Einseitige Berichterstattung – Kommentar zur Wahl des neuen US-Präsidenten

Die Präsidentenwahl in den USA betrifft den gesamten Globus: Die USA sind die letzte verbliebene Weltmacht. Sie ist der wichtigste NATO Bündnispartner. Als wirtschaftliche Großmacht entscheidet sie bei allen, die in die arbeitsteilige Weltwirtschaft eingebunden sind, über die wirtschaftliche Entwicklung und die Arbeitsplätze in diesen Ländern.
Der US-Präsident wird von den Bürgern der USA gewählt – und nicht von denen der Bundesrepublik Deutschland. Deswegen wäre Zurückhaltung über den Ablauf des Wahlkampfes und das Ergebnis der Wahl angebracht gewesen. Das war aber nicht so! Der US-Präsident ist kein Messias. Die Deutschen haben Barak Obama für einen solchen gehalten und ihn entsprechend gefeiert. Zwei Legislaturperioden haben diesen „Erlöser“ auf Normalmaß schrumpfen lassen. Festzuhalten ist: Obama hat keines der großen außenpolitischen Probleme, die er übernommen hat, gelöst. Es sind nur neue (Russland-Ukraine, Syrien etc.) hinzugekommen.
Die Kritiker von Trump, die so moralisch gegen ihn argumentierten, haben sich selber an keinen Moralkodex gehalten: „Hassprediger“, „Vollidiot“, „Clown“ sind nur einige der Bezeichnungen der deutschen Moralapostel in den Medien.
Die Reaktionen der Medien auf die gegenseitigen verbalen Attacken der beiden Konkurrenten im Wahlkampf um das Präsidentenamt waren penetrant einseitig. Zur Glaubwürdigkeit der Berichterstattung hat das nicht beigetragen. Die Vorhersagen für das Endergebnis lagen komplett daneben. „Verlierer sind die Demoskopen, Journalisten, europäischen Politiker und deutschen Kleriker – 92%ige Gewinnchancen für Clinton. Selten war der Datenjournalismus dämlicher“ (Peter Hahne). Erstaunlich ist die Uniformität der Berichterstattung. Man könnte auch von einer Selbstgleichschaltung sprechen. Sie hat jene über die Vorgänge in der Silvesternacht in Köln in den Schatten gestellt, als die Medien mehrere Tage brauchten, bis sie sich im Klaren waren, was und wie politisch korrekt sie das Geschehen darstellen sollten.

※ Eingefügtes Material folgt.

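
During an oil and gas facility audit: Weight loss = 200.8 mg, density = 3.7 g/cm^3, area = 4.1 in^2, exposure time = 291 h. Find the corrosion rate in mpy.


Apply the mpy weight-loss relation: CR = 534 * W / (D * A * T)
Numerator: 534 * 200.8 = 107227.2
Denominator: 3.7 * 4.1 * 291 = 4414.47
CR = 107227.2 / 4414.47 = 24.29 mpy

24.29 mpy


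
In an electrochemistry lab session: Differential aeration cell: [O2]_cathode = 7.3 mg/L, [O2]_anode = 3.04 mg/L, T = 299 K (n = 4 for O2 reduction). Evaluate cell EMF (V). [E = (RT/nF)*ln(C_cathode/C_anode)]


Apply the Nernst concentration-cell relation: E = (RT/nF)*ln(C_cathode/C_anode)
RT/nF = 8.314*299/(4*96485) = 0.00644112 V
ln(7.3/3.04) = 0.87602
E = 0.00644112 * 0.87602 = 0.00564 V

0.00564 V


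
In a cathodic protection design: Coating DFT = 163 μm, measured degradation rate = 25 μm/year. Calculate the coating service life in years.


Service life = thickness / degradation rate
Life = 163 / 25 = 6.5 years

6.5 years


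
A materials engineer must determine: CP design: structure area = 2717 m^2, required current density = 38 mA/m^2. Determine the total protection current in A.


I = area * current density, then convert mA → A (÷1000)
I = 2717 * 38 / 1000 = 103.25 A

103.25 A


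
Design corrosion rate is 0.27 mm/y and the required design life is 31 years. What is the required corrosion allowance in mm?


Corrosion allowance = CR × design life
CA = 0.27 * 31 = 8.37 mm

8.37 mm


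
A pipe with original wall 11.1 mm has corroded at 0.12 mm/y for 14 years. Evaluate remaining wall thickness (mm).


Remaining wall = original − CR × time
t = 11.1 − 0.12*14 = 11.1 − 1.68 = 9.42 mm

9.42 mm


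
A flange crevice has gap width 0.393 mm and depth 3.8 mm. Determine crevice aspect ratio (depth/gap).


Aspect ratio = depth / gap
Ratio = 3.8 / 0.393 = 9.7

9.7


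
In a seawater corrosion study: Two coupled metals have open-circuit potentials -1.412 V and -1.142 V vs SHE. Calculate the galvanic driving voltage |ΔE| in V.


Driving voltage is the absolute potential difference.
|ΔE| = |-1.412 − (-1.142)| = 0.27 V

0.27 V


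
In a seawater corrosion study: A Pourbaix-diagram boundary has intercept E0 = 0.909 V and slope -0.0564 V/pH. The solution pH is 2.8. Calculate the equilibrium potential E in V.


Apply the Pourbaix line equation: E = E0 + slope*pH
E = 0.909 + (-0.0564)*2.8 = 0.909 + (-0.15792) = 0.75108 V
Rounded to 4 decimal places: E = 0.7511 V

0.7511 V


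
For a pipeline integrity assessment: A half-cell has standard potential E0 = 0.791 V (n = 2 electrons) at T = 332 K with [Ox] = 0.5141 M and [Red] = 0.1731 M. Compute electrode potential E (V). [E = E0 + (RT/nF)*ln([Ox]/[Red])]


Apply the Nernst equation: E = E0 + (RT/nF)*ln([Ox]/[Red])
Step 1: RT/nF = 8.314*332/(2*96485) = 0.01430403 V
Step 2: [Ox]/[Red] = 0.5141/0.1731 = 2.96996
Step 3: ln(2.96996) = 1.088548
Step 4: correction = 0.01430403 * 1.088548 = 0.016 V
E = 0.791 + 0.016 = 0.807 V

0.807 V


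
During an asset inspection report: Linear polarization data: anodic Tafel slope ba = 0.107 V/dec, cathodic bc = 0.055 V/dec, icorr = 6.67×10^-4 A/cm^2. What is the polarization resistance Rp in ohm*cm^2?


Apply the Stern-Geary equation: Rp = ba*bc / (2.303*icorr*(ba+bc))
ba*bc = 0.107*0.055 = 0.005885
ba+bc = 0.162; 2.303*icorr*(ba+bc) = 2.303*6.67×10^-4*0.162 = 2.4884836×10^-4
Rp = 0.005885 / 2.4884836×10^-4 = 23.6 ohm*cm^2

23.6 ohm*cm^2


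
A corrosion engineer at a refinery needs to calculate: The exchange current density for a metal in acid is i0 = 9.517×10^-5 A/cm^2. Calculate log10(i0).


i0 = 9.517×10^-5 A/cm^2
log10(i0) = -4.021

-4.021


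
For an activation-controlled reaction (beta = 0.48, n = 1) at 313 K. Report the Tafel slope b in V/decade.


Apply the Tafel slope relation: b = 2.303*R*T/(beta*n*F)
Numerator: 2.303 * 8.314 * 313 = 5993.06
Denominator: 0.48 * 1 * 96485 = 46312.8
b = 5993.06 / 46312.8 = 0.1294 V/decade

0.1294 V/decade


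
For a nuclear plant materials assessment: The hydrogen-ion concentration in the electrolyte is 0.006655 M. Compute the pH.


pH = −log10[H+]
pH = −log10(0.006655) = 2.18

2.18


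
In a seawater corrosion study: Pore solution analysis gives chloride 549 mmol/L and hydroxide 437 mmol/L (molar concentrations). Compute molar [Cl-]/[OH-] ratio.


Threshold parameter = [Cl-] / [OH-] (molar basis; both in mmol/L, so units cancel)
Ratio = 549 / 437 = 1.26

1.26


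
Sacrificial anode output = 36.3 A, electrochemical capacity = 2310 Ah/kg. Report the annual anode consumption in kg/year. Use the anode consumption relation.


Annual consumption = current * hours per year / capacity
Rate = 36.3 * 8760 / 2310 = 137.7 kg/year

137.7 kg/year


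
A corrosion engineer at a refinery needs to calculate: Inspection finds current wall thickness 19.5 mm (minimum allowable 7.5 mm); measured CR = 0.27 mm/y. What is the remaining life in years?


Apply the remaining-life relation: RL = (t_current − t_min) / CR
RL = (19.5 − 7.5) / 0.27 = 12.0 / 0.27 = 44.4 years

44.4 years


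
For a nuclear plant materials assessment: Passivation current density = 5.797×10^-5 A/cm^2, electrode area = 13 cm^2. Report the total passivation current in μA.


I = i_pass * A, then convert A → μA (×10^6)
I = 5.797×10^-5 * 13 * 10^6 = 753.61 μA

753.61 μA


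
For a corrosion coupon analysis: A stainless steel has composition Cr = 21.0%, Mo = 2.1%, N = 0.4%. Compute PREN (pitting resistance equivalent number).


Apply the PREN formula: PREN = Cr + 3.3*Mo + 16*N
PREN = 21.0 + 3.3*2.1 + 16*0.4
PREN = 21.0 + 6.93 + 6.4 = 34.33

34.33


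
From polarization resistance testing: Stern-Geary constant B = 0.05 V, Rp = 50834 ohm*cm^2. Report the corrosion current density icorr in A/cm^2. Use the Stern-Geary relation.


Apply the Stern-Geary relation: icorr = B / Rp
icorr = 0.05 / 50834 = 9.836×10^-7 A/cm^2

9.836×10^-7 A/cm^2


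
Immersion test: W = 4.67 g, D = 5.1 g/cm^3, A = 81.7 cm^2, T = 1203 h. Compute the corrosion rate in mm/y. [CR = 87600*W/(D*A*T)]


Apply the mm/y weight-loss relation: CR = 87600 * W / (D * A * T)
Numerator: 87600 * 4.67 = 409092.0
Denominator: 5.1 * 81.7 * 1203 = 501254.01
CR = 409092.0 / 501254.01 = 0.81614 mm/y

0.81614 mm/y


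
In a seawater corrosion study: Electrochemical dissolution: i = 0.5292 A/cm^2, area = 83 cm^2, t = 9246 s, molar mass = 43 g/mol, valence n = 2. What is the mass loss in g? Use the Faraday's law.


Apply Faraday's law: m = i*A*t*M / (n*F)
Total charge passed Q = i*A*t = 0.5292*83*9246 = 406117.6056 C
m = Q*M/(n*F) = 406117.6056*43/(2*96485) = 90.496 g

90.496 g


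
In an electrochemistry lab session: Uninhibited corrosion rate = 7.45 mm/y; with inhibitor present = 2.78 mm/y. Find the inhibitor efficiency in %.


Apply the inhibitor-efficiency definition: IE = (CR_blank − CR_inh)/CR_blank × 100
IE = (7.45 − 2.78) / 7.45 × 100
IE = 4.67 / 7.45 × 100 = 62.7 %

62.7 %


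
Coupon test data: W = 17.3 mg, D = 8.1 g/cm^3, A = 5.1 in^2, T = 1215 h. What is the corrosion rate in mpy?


Apply the mpy weight-loss relation: CR = 534 * W / (D * A * T)
Numerator: 534 * 17.3 = 9238.2
Denominator: 8.1 * 5.1 * 1215 = 50191.65
CR = 9238.2 / 50191.65 = 0.184 mpy

0.184 mpy


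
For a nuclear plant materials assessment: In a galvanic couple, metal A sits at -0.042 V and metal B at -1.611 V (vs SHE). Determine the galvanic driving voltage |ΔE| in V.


Driving voltage is the absolute potential difference.
|ΔE| = |-0.042 − (-1.611)| = 1.569 V

1.569 V


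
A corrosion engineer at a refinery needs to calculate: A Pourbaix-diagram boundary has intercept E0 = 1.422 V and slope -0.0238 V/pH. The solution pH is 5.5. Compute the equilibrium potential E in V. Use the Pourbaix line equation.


Apply the Pourbaix line equation: E = E0 + slope*pH
E = 1.422 + (-0.0238)*5.5 = 1.422 + (-0.1309) = 1.2911 V
Rounded to 3 decimal places: E = 1.291 V

1.291 V


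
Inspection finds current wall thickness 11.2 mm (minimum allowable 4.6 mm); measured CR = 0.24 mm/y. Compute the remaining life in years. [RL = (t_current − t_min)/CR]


Apply the remaining-life relation: RL = (t_current − t_min) / CR
RL = (11.2 − 4.6) / 0.24 = 6.6 / 0.24 = 27.5 years

27.5 years


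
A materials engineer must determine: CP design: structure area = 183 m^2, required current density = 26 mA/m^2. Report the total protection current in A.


I = area * current density, then convert mA → A (÷1000)
I = 183 * 26 / 1000 = 4.76 A

4.76 A


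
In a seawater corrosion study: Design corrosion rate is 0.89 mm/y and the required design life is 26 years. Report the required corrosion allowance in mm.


Corrosion allowance = CR × design life
CA = 0.89 * 26 = 23.14 mm

23.14 mm


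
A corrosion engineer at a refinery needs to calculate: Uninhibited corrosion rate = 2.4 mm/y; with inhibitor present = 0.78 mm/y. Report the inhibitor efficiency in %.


Apply the inhibitor-efficiency definition: IE = (CR_blank − CR_inh)/CR_blank × 100
IE = (2.4 − 0.78) / 2.4 × 100
IE = 1.62 / 2.4 × 100 = 67.5 %

67.5 %


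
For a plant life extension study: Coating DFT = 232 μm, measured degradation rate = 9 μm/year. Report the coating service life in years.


Service life = thickness / degradation rate
Life = 232 / 9 = 25.8 years

25.8 years


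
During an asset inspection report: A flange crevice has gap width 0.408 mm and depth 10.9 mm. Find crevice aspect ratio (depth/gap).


Aspect ratio = depth / gap
Ratio = 10.9 / 0.408 = 26.7

26.7


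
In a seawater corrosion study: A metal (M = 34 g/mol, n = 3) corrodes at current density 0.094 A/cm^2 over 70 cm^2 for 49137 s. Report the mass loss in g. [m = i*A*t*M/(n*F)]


Apply Faraday's law: m = i*A*t*M / (n*F)
Total charge passed Q = i*A*t = 0.094*70*49137 = 323321.46 C
m = Q*M/(n*F) = 323321.46*34/(3*96485) = 37.97803 g

37.97803 g


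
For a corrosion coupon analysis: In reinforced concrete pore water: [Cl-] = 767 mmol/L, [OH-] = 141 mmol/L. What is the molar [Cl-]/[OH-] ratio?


Threshold parameter = [Cl-] / [OH-] (molar basis; both in mmol/L, so units cancel)
Ratio = 767 / 141 = 5.44

5.44


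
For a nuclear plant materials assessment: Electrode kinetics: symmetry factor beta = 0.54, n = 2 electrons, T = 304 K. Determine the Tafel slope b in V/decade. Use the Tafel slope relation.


Apply the Tafel slope relation: b = 2.303*R*T/(beta*n*F)
Numerator: 2.303 * 8.314 * 304 = 5820.73
Denominator: 0.54 * 2 * 96485 = 104203.8
b = 5820.73 / 104203.8 = 0.056 V/decade

0.056 V/decade


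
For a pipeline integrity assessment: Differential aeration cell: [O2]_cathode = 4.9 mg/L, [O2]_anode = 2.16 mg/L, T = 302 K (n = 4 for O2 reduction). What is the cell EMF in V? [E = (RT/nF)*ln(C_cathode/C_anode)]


Apply the Nernst concentration-cell relation: E = (RT/nF)*ln(C_cathode/C_anode)
RT/nF = 8.314*302/(4*96485) = 0.00650575 V
ln(4.9/2.16) = 0.81913
E = 0.00650575 * 0.81913 = 0.00533 V

0.00533 V


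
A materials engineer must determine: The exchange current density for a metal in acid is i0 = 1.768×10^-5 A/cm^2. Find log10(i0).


i0 = 1.768×10^-5 A/cm^2
log10(i0) = -4.753

-4.753


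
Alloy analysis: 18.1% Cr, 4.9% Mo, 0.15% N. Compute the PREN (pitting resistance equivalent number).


Apply the PREN formula: PREN = Cr + 3.3*Mo + 16*N
PREN = 18.1 + 3.3*4.9 + 16*0.15
PREN = 18.1 + 16.17 + 2.4 = 36.67

36.67


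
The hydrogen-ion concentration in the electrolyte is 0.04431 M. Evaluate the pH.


pH = −log10[H+]
pH = −log10(0.04431) = 1.35

1.35


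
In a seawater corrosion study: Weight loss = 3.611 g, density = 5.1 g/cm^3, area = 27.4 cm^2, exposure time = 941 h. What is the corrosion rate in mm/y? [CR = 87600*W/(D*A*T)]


Apply the mm/y weight-loss relation: CR = 87600 * W / (D * A * T)
Numerator: 87600 * 3.611 = 316323.6
Denominator: 5.1 * 27.4 * 941 = 131495.34
CR = 316323.6 / 131495.34 = 2.405588 mm/y

2.405588 mm/y


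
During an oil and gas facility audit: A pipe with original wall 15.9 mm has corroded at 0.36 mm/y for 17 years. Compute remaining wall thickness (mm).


Remaining wall = original − CR × time
t = 15.9 − 0.36*17 = 15.9 − 6.12 = 9.78 mm

9.78 mm


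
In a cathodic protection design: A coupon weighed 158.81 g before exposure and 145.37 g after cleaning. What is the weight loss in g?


Weight loss = initial − final
WL = 158.81 − 145.37 = 13.44 g

13.44 g


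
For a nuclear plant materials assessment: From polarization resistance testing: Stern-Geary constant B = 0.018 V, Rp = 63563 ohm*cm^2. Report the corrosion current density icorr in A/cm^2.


Apply the Stern-Geary relation: icorr = B / Rp
icorr = 0.018 / 63563 = 2.832×10^-7 A/cm^2

2.832×10^-7 A/cm^2


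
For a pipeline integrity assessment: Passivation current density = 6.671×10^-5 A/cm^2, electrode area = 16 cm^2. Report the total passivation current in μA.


I = i_pass * A, then convert A → μA (×10^6)
I = 6.671×10^-5 * 16 * 10^6 = 1067.36 μA

1067.36 μA


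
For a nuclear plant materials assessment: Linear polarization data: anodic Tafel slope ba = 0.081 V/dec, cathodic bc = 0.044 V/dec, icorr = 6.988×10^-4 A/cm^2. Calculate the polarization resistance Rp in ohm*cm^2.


Apply the Stern-Geary equation: Rp = ba*bc / (2.303*icorr*(ba+bc))
ba*bc = 0.081*0.044 = 0.003564
ba+bc = 0.125; 2.303*icorr*(ba+bc) = 2.303*6.988×10^-4*0.125 = 2.0116705×10^-4
Rp = 0.003564 / 2.0116705×10^-4 = 17.72 ohm*cm^2

17.72 ohm*cm^2


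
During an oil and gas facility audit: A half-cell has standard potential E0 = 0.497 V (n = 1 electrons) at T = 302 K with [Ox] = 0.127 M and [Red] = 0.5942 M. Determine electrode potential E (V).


Apply the Nernst equation: E = E0 + (RT/nF)*ln([Ox]/[Red])
Step 1: RT/nF = 8.314*302/(1*96485) = 0.02602299 V
Step 2: [Ox]/[Red] = 0.127/0.5942 = 0.213733
Step 3: ln(0.213733) = -1.543028
Step 4: correction = 0.02602299 * -1.543028 = -0.0402 V
E = 0.497 + -0.0402 = 0.4568 V

0.4568 V


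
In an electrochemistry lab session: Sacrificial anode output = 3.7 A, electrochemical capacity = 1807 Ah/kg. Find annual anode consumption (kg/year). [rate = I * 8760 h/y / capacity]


Annual consumption = current * hours per year / capacity
Rate = 3.7 * 8760 / 1807 = 17.9 kg/year

17.9 kg/year


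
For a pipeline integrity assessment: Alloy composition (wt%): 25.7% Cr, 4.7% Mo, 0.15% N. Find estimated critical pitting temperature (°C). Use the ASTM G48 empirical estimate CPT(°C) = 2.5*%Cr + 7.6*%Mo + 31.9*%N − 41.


Apply the ASTM G48 empirical CPT estimate: CPT(°C) = 2.5*%Cr + 7.6*%Mo + 31.9*%N − 41
2.5*25.7 = 64.25; 7.6*4.7 = 35.72; 31.9*0.15 = 4.785
CPT = 64.25 + 35.72 + 4.785 − 41 = 63.755 °C
Rounded to 0.1 °C: CPT ≈ 63.8 °C

63.8 °C


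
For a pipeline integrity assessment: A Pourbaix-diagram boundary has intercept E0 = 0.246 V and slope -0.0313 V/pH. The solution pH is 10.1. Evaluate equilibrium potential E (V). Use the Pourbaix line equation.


Apply the Pourbaix line equation: E = E0 + slope*pH
E = 0.246 + (-0.0313)*10.1 = 0.246 + (-0.31613) = -0.07013 V
Rounded to 4 decimal places: E = -0.0701 V

-0.0701 V


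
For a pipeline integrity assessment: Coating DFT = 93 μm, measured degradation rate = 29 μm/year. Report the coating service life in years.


Service life = thickness / degradation rate
Life = 93 / 29 = 3.2 years

3.2 years


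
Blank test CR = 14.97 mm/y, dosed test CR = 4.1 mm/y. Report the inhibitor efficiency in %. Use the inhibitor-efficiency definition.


Apply the inhibitor-efficiency definition: IE = (CR_blank − CR_inh)/CR_blank × 100
IE = (14.97 − 4.1) / 14.97 × 100
IE = 10.87 / 14.97 × 100 = 72.6 %

72.6 %


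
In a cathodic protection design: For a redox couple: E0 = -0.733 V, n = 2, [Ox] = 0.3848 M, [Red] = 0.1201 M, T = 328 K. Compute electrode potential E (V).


Apply the Nernst equation: E = E0 + (RT/nF)*ln([Ox]/[Red])
Step 1: RT/nF = 8.314*328/(2*96485) = 0.01413169 V
Step 2: [Ox]/[Red] = 0.3848/0.1201 = 3.203997
Step 3: ln(3.203997) = 1.164399
Step 4: correction = 0.01413169 * 1.164399 = 0.016 V
E = -0.733 + 0.016 = -0.717 V

-0.717 V


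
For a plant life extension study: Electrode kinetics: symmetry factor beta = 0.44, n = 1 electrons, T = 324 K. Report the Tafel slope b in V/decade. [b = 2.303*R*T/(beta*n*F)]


Apply the Tafel slope relation: b = 2.303*R*T/(beta*n*F)
Numerator: 2.303 * 8.314 * 324 = 6203.67
Denominator: 0.44 * 1 * 96485 = 42453.4
b = 6203.67 / 42453.4 = 0.146 V/decade

0.146 V/decade


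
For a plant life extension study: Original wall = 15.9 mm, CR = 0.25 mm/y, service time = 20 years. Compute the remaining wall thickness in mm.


Remaining wall = original − CR × time
t = 15.9 − 0.25*20 = 15.9 − 5.0 = 10.9 mm

10.9 mm


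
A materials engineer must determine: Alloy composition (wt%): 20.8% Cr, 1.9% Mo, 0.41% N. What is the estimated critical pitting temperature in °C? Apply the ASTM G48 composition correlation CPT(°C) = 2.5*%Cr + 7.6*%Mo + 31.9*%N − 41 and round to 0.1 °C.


Apply the ASTM G48 empirical CPT estimate: CPT(°C) = 2.5*%Cr + 7.6*%Mo + 31.9*%N − 41
2.5*20.8 = 52; 7.6*1.9 = 14.44; 31.9*0.41 = 13.079
CPT = 52 + 14.44 + 13.079 − 41 = 38.519 °C
Rounded to 0.1 °C: CPT ≈ 38.5 °C

38.5 °C


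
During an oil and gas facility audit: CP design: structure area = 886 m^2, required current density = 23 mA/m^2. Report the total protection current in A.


I = area * current density, then convert mA → A (÷1000)
I = 886 * 23 / 1000 = 20.38 A

20.38 A


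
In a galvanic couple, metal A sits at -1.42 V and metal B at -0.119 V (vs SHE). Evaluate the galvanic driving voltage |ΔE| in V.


Driving voltage is the absolute potential difference.
|ΔE| = |-1.42 − (-0.119)| = 1.301 V

1.301 V


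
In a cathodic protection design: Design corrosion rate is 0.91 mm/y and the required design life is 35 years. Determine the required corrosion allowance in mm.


Corrosion allowance = CR × design life
CA = 0.91 * 35 = 31.85 mm

31.85 mm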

Wenn Liebe blind macht, so gilt das auch für den Hass. Dabei geht es nicht nur um das bekannte Links-Rechts-Schema. Der Journalist Kelle hat kürzlich (Kathnet, 22.11.16) auf eine breit angelegte Studie der Universität Mainz zu den Journalisten in Deutschland und deren politischen Überzeugungen hingewiesen: „Demnach fühlen sich nur 9% der Befragten den Positionen von CDU/CSU verbunden. 6% gaben an, der FDP nahe zu stehen. Zwei Drittel sagen von sich selbst, sie stünden ‚politisch links, wählten SPD, Linke oder Bündnis 90/Grüne.“ Tatsächlich ging es bei dieser Wahl um mehr. Die Reaktionen auf das Endresultat der US-Präsidentenwahl zeigte, dass für die Medienleute ihr bisheriges Weltbild ins Wanken kam. Gemeint ist jene liberale Welterklärung, die im „Namen der Vernunft“ den Menschen zu Gott über Leben und Tod macht, der über Leichen geht und das Geld anbetet. Die Wählerwanderung in der Endphase des Wahlkampfs von Evangelikalen und auch von Katholiken, trotz vieler Bedenken, zu Trump hin, hat u.a. auch mit dem Wissen zu tun, dass die Menschen erfuhren, dass Hilary Clinton für Abtreibung bis zum letzten Tag der Schwangerschaft (Late-Term-Abortion) eintritt und dass sie mit Planned Parenthood liiert ist, das mit Körperteilen abgetriebener Babys lukrative Geschäfte macht.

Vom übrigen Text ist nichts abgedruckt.